High-grade Squamous Intraepithelial Lesion (HSIL)

Treatments

Biological: NWRD08 administered by electroporation

Study type

Interventional

Funder types

Industry

Identifiers

NCT06276101
NEWISH-HPV-101

Details and patient eligibility

About

This is a single-arm, open label, multi-center Phase 1 clinical study to evaluate the safety and tolerability of HPV-16 and HPV-18-targeted DNA plasmid vaccine (NWRD08) in patients HPV-16 and/or HPV-18 related cervical HSIL.

Full description

This study is divided into three dose groups:1mg, 4mg, and 8mg. Each patient will be administered NWRD08 by electroporation in entire study period. The Maximum Tolerated Dose of NWRD08 will be determined by the classical 3+3 dose escalation schedule. The number of patients will be ranged from 9 to 18.

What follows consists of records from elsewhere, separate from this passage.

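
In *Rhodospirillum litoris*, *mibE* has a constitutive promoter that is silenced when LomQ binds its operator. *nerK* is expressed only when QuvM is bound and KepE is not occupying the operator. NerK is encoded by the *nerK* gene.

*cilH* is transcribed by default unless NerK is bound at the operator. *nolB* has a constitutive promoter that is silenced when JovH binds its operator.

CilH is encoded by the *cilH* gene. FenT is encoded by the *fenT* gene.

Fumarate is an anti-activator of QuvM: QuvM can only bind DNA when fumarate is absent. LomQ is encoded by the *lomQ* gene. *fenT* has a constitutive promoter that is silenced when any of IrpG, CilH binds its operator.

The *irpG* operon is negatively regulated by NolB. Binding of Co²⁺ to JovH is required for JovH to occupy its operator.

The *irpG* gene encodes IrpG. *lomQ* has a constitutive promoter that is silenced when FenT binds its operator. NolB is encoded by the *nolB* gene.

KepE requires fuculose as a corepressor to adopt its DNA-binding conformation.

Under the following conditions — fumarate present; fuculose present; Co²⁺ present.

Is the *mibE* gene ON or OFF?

Co²⁺ is present, so JovH is active.
With repressor JovH bound, *nolB* is not transcribed.
So NolB is not produced.
With no repressor bound, *irpG* is transcribed.
So IrpG is produced and active.
Fumarate is present, so QuvM is inactive.
Fuculose is present, so KepE is active.
With repressor KepE bound, *nerK* is not transcribed.
So NerK is not produced.
With no repressor bound, *cilH* is transcribed.
So CilH is produced and active.
With repressor IrpG bound, *fenT* is not transcribed.
So FenT is not produced.
With no repressor bound, *lomQ* is transcribed.
So LomQ is produced and active.
With repressor LomQ bound, *mibE* is not transcribed.

OFF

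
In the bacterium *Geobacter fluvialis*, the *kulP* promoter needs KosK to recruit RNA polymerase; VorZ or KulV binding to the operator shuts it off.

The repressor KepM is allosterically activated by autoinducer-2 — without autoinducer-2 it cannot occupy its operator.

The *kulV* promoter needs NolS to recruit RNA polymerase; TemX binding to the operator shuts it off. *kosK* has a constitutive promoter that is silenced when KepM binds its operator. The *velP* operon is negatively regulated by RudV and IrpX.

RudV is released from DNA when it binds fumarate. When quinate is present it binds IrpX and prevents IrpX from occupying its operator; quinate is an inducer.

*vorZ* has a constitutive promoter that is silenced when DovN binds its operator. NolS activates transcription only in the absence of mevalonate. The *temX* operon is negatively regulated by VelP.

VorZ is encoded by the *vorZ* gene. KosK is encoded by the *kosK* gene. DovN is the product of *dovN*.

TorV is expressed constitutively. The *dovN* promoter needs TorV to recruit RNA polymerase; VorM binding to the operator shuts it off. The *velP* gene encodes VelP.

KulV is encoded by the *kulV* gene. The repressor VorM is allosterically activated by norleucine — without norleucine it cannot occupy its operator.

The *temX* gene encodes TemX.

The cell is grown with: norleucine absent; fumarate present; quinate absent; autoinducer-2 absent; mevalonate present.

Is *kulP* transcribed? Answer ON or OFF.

Norleucine is absent, so VorM is inactive.
TorV is produced constitutively and is active.
No repressor is bound and TorV is active, so *dovN* is transcribed.
So DovN is produced and active.
With repressor DovN bound, *vorZ* is not transcribed.
So VorZ is not produced.
Autoinducer-2 is absent, so KepM is inactive.
With no repressor bound, *kosK* is transcribed.
So KosK is produced and active.
Mevalonate is present, so NolS is inactive.
Fumarate is present, so RudV is inactive.
Quinate is absent, so IrpX is active.
With repressor IrpX bound, *velP* is not transcribed.
So VelP is not produced.
With no repressor bound, *temX* is transcribed.
So TemX is produced and active.
With repressor TemX bound, *kulV* is not transcribed.
So KulV is not produced.
No repressor is bound and KosK is active, so *kulP* is transcribed.

ON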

After the completion of treatment, the subjects shall continue to receive safety follow-up until 28 days after the last administration. Colposcopy and biopsy were performed at week 12, if HSIL was identified, loop electro-surgical excisional procedure (LEEP) or cold Knife conization (CKC) will be performed when necessary. The subjects were then followed up at week 36 and all adverse events shall revert to level I or all adverse events shall be clinically stable (whichever is later achieved).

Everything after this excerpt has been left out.